Concluye y, antes de poder analizar sus palabras, con un golpe amistoso en la espalda, te deja en la silenciosa habitación.
La cual inspeccionas con interés, sobre todo, en el catre superior que pronto será ocupado por los nuevos reclusos.
Allí, imaginas, Van debió pasar noches enteras a la espera de su venganza. Cuyos anhelos dejó escrito en varias páginas de la libreta.
Maltratos. Humillaciones. Desprecios y abusos, fueron las heridas que intentó curar con la rebelión, desde que el comandante se atrevió a quemar su hogar junto a su familia; a vulnerar la dignidad de Van, y sin misericordia, sacrificar a sus hermanos enfermos.
Odio, resentimiento, y culpa, llenaron su espíritu de un deseo por acabar con todo lo que le arrebato su humilde felicidad. Pues, el comandante, le dio la oportunidad de sobrevivir, y todo, porque su sentido de justicia, lo impulsó a enfrentarlo con un trozo de madera ardiendo.
—De allí, el uso de guantes —susurras de impresión, con una mano sobre tu máscara blanca—. ¿Por qué jamás te lo pregunté?
«Si hubiera sido un poco más curioso y no tan confiado, pude haber evitado todo esto». Las palabras de tu superior, ahora se vuelve tu percepción, en lo que lees el resto, mientras las emociones de Van, como una enredadera, te trepa hasta atrapar tu mente, cuerpo y corazón.
Este último órgano, incluso, te duele, cuando llegas a la primera vez que Van fue consciente de tu existencia.
Según él, no fue capaz de interferir. Sin embargo, algo en ti, aplacó el dolor que lo consumía por dentro.
Una dosis de bienestar que, con el tiempo, y a medida que interfirió en tu vida, fue superior a todo el odio que sentía por el orfanato y la organización.
Hasta el punto que creyó superar el pasado. No obstante, el reencuentro con el comandante, la falta de tu consuelo, y haber sido el ejecutor de su antecesor, fueron el pulso de muerte que lo llevó a su tan anhelado fin.
O eso es lo que comprendes, por el intercambio de cartas, con los que manejan las rebeliones.
Pero hay algo que no entiendes, y es por qué no decidió morir, después de destruir el mundo que impedía que naciera.
Para, en la parte trasera de tu última carta, en que expresaste tu deseo de que pasará tu décimo octavo cumpleaños con él, Van escribió:
«Para quien quiere nacer, y tiene que destruir un mundo, debe ser capaz de sacrificar hasta lo que más quiere… ¿Y yo, seré capaz de hacerlo, cuando nos enfrentemos, Aban?».
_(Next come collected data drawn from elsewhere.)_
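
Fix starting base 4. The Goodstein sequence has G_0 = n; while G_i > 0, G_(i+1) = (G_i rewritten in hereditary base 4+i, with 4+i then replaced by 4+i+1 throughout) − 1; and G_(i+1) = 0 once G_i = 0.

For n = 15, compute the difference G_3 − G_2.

2

step 0: 15 = 3·4 + 3; sub 5 for 4: 3·5 + 3; = 18; G_1 = 18−1 = 17
step 1: 17 = 3·5 + 2; sub 6 for 5: 3·6 + 2; = 20; G_2 = 20−1 = 19
step 2: 19 = 3·6 + 1; sub 7 for 6: 3·7 + 1; = 22; G_3 = 22−1 = 21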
La respuesta siempre estuvo enfrente de ti, tan fácil de entender, pero que tu deseo se interpuso con el de él, y no lo pudiste ver.
Tal como fue la confrontación, tú de un bando y Van del otro, él no fue capaz de elegir su vida por la tuya.
Y en cuanto te quitas tu máscara, para dejarla sobre el escritorio, la observas. Pero ya no con el aprecio con que lo recibiste de sus manos. Si no con el repudio de haber sido la causa de su cobardía.
Por ti, y solo por ti, es que él, como el resto de difuntos fracasados, no fueron capaces de destruir lo que para otros es tan fácil de hacer.